Tutorial
Day 129 of 365

Linking Your First Turns — From Falling Leaf to Real Riding

Linking turns is the moment snowboarding clicks. You stop "sliding down the hill" and start "riding the hill." Almost universally, it happens on day 3 of a beginner's first trip — the famous breakthrough day.

What a Turn Actually Is

A turn is rolling the board from one edge to the other. Heelside, flat board, toeside. The transition through "flat" is where the board accelerates briefly and then re-engages on the new edge. That moment of flat-base acceleration is what scares beginners — but it's also the magic.

The Linking-Turns Drill

  1. Start on heelside, falling leaf zig-zagging slowly downhill.
  2. Lead with the front shoulder, hand, and knee toward toeside.

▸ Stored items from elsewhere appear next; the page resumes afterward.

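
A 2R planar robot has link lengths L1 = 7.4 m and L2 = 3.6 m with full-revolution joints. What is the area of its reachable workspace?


r_max = L1 + L2 = 11.0 m
r_min = |L1 - L2| = 3.8 m
Area = pi*(r_max^2 - r_min^2)
= pi*(121.0 - 14.44)
= pi * 106.56
= 334.7681 m^2


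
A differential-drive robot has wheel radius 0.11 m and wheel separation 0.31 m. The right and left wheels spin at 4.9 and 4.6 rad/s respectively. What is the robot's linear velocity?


vR = r*wR = 0.11*4.9 = 0.539 m/s
vL = r*wL = 0.11*4.6 = 0.506 m/s
v = (vR+vL)/2 = 0.5225 m/s
omega = (vR-vL)/L = 0.1065 rad/s
linear velocity = 0.5225 m/s


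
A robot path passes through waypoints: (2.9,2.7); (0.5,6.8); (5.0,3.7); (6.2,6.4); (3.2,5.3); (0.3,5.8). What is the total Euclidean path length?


Segment lengths:
  seg1 = sqrt((-2.4)^2 + (4.1)^2) = 4.7508
  seg2 = sqrt((4.5)^2 + (-3.1)^2) = 5.4644
  seg3 = sqrt((1.2)^2 + (2.7)^2) = 2.9547
  seg4 = sqrt((-3.0)^2 + (-1.1)^2) = 3.1953
  seg5 = sqrt((-2.9)^2 + (0.5)^2) = 2.9428
Total = 19.308


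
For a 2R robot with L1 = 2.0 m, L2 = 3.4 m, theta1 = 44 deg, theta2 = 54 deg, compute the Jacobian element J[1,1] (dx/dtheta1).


J[1,1] = -L1*sin(t1) - L2*sin(t1+t2)
= -2.0*sin(44) - 3.4*sin(98)
= -4.7562


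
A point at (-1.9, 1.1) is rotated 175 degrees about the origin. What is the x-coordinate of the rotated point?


x' = x*cos(theta) - y*sin(theta)
cos(175 deg) = -0.9962, sin(175 deg) = 0.0872
x' = -1.9 * -0.9962 - 1.1 * 0.0872
= 1.8928 - 0.0959
= 1.7969


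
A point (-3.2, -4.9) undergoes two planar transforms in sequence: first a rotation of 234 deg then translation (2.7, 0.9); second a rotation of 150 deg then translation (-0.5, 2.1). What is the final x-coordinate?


After transform 1:
x1 = cos(234)*-3.2 - sin(234)*-4.9 + 2.7 = 0.6167
y1 = sin(234)*-3.2 + cos(234)*-4.9 + 0.9 = 6.369
After transform 2:
x2 = cos(150)*0.6167 - sin(150)*6.369 + -0.5
= -4.2186


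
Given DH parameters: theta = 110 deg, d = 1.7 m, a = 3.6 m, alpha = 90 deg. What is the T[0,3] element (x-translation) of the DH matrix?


T[0,3] = a * cos(theta)
= 3.6 * cos(110 deg)
= 3.6 * -0.342
= -1.2313


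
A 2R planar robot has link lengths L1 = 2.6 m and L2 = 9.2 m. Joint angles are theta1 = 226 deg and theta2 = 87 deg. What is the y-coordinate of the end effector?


Convert angles to radians: theta1 = 3.9444, theta2 = 1.5184
y = L1*sin(theta1) + L2*sin(theta1+theta2)
y = -1.8703 + -6.7285
y = -8.5987


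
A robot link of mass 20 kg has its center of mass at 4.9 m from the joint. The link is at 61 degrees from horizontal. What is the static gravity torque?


tau = m*g*L*cos(angle)
= 20 * 9.81 * 4.9 * cos(61 deg)
= 20 * 9.81 * 4.9 * 0.4848
= 466.0863 Nm


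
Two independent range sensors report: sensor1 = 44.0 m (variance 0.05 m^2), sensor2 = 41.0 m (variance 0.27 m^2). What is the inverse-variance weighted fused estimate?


w1 = (1/var1) / (1/var1 + 1/var2)
   = 20.0 / (20.0 + 3.7037) = 0.8438
w2 = 1 - w1 = 0.1562
fused = w1*s1 + w2*s2 = 37.125 + 6.4062
= 43.5312 m


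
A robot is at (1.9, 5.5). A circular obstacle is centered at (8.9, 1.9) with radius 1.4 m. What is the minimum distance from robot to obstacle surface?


center_dist = sqrt((1.9-8.9)^2 + (5.5-1.9)^2)
= sqrt(49.0 + 12.96)
= 7.8715
min_dist = center_dist - radius = 7.8715 - 1.4 = 6.4715 m


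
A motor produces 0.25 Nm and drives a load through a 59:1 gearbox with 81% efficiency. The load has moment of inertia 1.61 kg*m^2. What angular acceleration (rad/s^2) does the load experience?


tau_out = tau_motor * N * eta
= 0.25 * 59 * 0.81 = 11.9475 Nm
alpha = tau_out / I = 11.9475 / 1.61
= 7.4208 rad/s^2


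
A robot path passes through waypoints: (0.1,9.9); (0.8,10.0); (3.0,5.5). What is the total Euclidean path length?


Segment lengths:
  seg1 = sqrt((0.7)^2 + (0.1)^2) = 0.7071
  seg2 = sqrt((2.2)^2 + (-4.5)^2) = 5.009
Total = 5.7161


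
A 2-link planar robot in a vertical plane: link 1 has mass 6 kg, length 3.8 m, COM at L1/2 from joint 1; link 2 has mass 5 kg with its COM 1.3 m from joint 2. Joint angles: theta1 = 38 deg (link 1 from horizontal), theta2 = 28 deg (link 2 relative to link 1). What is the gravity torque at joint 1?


Horizontal distance from joint 1 to link-1 COM:
  x_c1 = (L1/2)*cos(t1) = 1.9 * 0.788 = 1.4972 m
Horizontal distance from joint 1 to link-2 COM:
  x_c2 = L1*cos(t1) + Lc2*cos(t1+t2)
       = 3.8*0.788 + 1.3*0.4067 = 3.5232 m
tau1 = m1*g*x_c1 + m2*g*x_c2
     = 6*9.81*1.4972 + 5*9.81*3.5232
     = 88.1264 + 172.8129
     = 260.9393 Nm


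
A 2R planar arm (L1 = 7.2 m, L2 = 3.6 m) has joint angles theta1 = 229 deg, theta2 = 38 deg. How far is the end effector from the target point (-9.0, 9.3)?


End effector via forward kinematics:
x = L1*cos(t1) + L2*cos(t1+t2) = -4.912
y = L1*sin(t1) + L2*sin(t1+t2) = -9.029
Distance to target:
d = sqrt((-9.0 - -4.912)^2 + (9.3 - -9.029)^2)
= sqrt(16.7115 + 335.9513)
= 18.7793 m


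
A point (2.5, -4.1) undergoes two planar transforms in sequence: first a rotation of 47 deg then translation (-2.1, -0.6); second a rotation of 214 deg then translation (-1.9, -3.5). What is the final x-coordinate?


After transform 1:
x1 = cos(47)*2.5 - sin(47)*-4.1 + -2.1 = 2.6035
y1 = sin(47)*2.5 + cos(47)*-4.1 + -0.6 = -1.5678
After transform 2:
x2 = cos(214)*2.6035 - sin(214)*-1.5678 + -1.9
= -4.9351


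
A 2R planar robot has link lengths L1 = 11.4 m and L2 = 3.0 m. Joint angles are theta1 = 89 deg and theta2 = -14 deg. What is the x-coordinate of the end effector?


Convert angles to radians: theta1 = 1.5533, theta2 = -0.2443
x = L1*cos(theta1) + L2*cos(theta1+theta2)
x = 0.199 + 0.7765
x = 0.9754


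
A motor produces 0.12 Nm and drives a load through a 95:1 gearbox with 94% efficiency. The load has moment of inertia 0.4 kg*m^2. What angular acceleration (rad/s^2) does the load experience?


tau_out = tau_motor * N * eta
= 0.12 * 95 * 0.94 = 10.716 Nm
alpha = tau_out / I = 10.716 / 0.4
= 26.79 rad/s^2


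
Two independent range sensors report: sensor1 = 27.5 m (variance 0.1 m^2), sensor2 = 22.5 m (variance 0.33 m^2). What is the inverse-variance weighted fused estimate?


w1 = (1/var1) / (1/var1 + 1/var2)
   = 10.0 / (10.0 + 3.0303) = 0.7674
w2 = 1 - w1 = 0.2326
fused = w1*s1 + w2*s2 = 21.1047 + 5.2326
= 26.3372 m


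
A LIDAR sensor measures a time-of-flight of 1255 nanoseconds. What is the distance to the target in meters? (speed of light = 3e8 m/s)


tof = 1255 ns = 1.255e-06 s
dist = c * tof / 2
= 3e8 * 1.255e-06 / 2
= 188.25 m


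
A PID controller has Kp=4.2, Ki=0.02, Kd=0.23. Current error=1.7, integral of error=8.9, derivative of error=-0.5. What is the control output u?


u = Kp*e + Ki*int(e) + Kd*de/dt
= 4.2*1.7 + 0.02*8.9 + 0.23*(-0.5)
= 7.14 + 0.178 + -0.115
= 7.203


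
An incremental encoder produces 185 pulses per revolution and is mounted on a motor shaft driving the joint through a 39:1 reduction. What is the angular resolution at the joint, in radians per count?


counts per rev = 185
effective counts at joint = 185 * 39 = 7215
resolution = 2*pi / 7215
= 8.7085e-04 rad/count


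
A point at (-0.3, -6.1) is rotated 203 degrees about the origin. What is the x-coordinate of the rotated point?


x' = x*cos(theta) - y*sin(theta)
cos(203 deg) = -0.9205, sin(203 deg) = -0.3907
x' = -0.3 * -0.9205 - -6.1 * -0.3907
= 0.2762 - 2.3835
= -2.1073


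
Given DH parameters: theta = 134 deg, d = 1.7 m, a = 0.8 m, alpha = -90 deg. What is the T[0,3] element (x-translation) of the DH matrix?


T[0,3] = a * cos(theta)
= 0.8 * cos(134 deg)
= 0.8 * -0.6947
= -0.5557


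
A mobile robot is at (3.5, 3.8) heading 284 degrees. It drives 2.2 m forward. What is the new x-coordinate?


x_new = x0 + d*cos(theta)
= 3.5 + 2.2*cos(284)
= 3.5 + 0.5322
= 4.0322


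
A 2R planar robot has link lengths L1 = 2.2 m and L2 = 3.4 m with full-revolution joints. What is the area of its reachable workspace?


r_max = L1 + L2 = 5.6 m
r_min = |L1 - L2| = 1.2 m
Area = pi*(r_max^2 - r_min^2)
= pi*(31.36 - 1.44)
= pi * 29.92
= 93.9965 m^2


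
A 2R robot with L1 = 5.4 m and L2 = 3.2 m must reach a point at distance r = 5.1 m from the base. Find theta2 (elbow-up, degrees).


cos(theta2) = (r^2 - L1^2 - L2^2) / (2*L1*L2)
cos(theta2) = (26.01 - 29.16 - 10.24) / 34.56
cos(theta2) = -0.387442
theta2 = 112.7954 degrees


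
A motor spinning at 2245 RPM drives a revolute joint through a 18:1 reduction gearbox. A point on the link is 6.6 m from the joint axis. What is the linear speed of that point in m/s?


omega_motor = 2245 * 2*pi/60 = 235.0959 rad/s
omega_joint = omega_motor / 18 = 13.0609 rad/s
v = omega_joint * r = 13.0609 * 6.6
= 86.2018 m/s


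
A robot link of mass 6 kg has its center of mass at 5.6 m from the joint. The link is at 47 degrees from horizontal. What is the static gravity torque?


tau = m*g*L*cos(angle)
= 6 * 9.81 * 5.6 * cos(47 deg)
= 6 * 9.81 * 5.6 * 0.682
= 224.7976 Nm


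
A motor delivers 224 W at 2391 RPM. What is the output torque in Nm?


omega = 2391 * 2*pi/60 = 250.3849 rad/s
tau = P / omega = 224 / 250.3849
= 0.8946 Nm


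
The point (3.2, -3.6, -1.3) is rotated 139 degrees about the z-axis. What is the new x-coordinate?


Rotation about z-axis: x' = x*cos(theta) - y*sin(theta)
= 3.2 * -0.7547 - -3.6 * 0.6561
= -0.0533


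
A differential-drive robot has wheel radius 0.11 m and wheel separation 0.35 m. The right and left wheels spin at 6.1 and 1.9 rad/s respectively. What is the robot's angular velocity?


vR = r*wR = 0.11*6.1 = 0.671 m/s
vL = r*wL = 0.11*1.9 = 0.209 m/s
v = (vR+vL)/2 = 0.44 m/s
omega = (vR-vL)/L = 1.32 rad/s
angular velocity = 1.32 rad/s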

Point them downhill, then across to your toe edge.
  3. Let the board flatten beneath you. It accelerates — that's normal.
  4. The board rolls onto its toe edge. Lift heels, bend knees, look uphill.
  5. Once stable on toes, lead the front side back to heelside.
  6. Repeat.

The Most Common Failure

Hesitating in the flat-base middle. The board needs commitment from one edge to the other. Hesitate and you catch the new edge wrong. The mantra: "look where you want to go, the board follows." Front hand pointing where you want to go beats every other cue.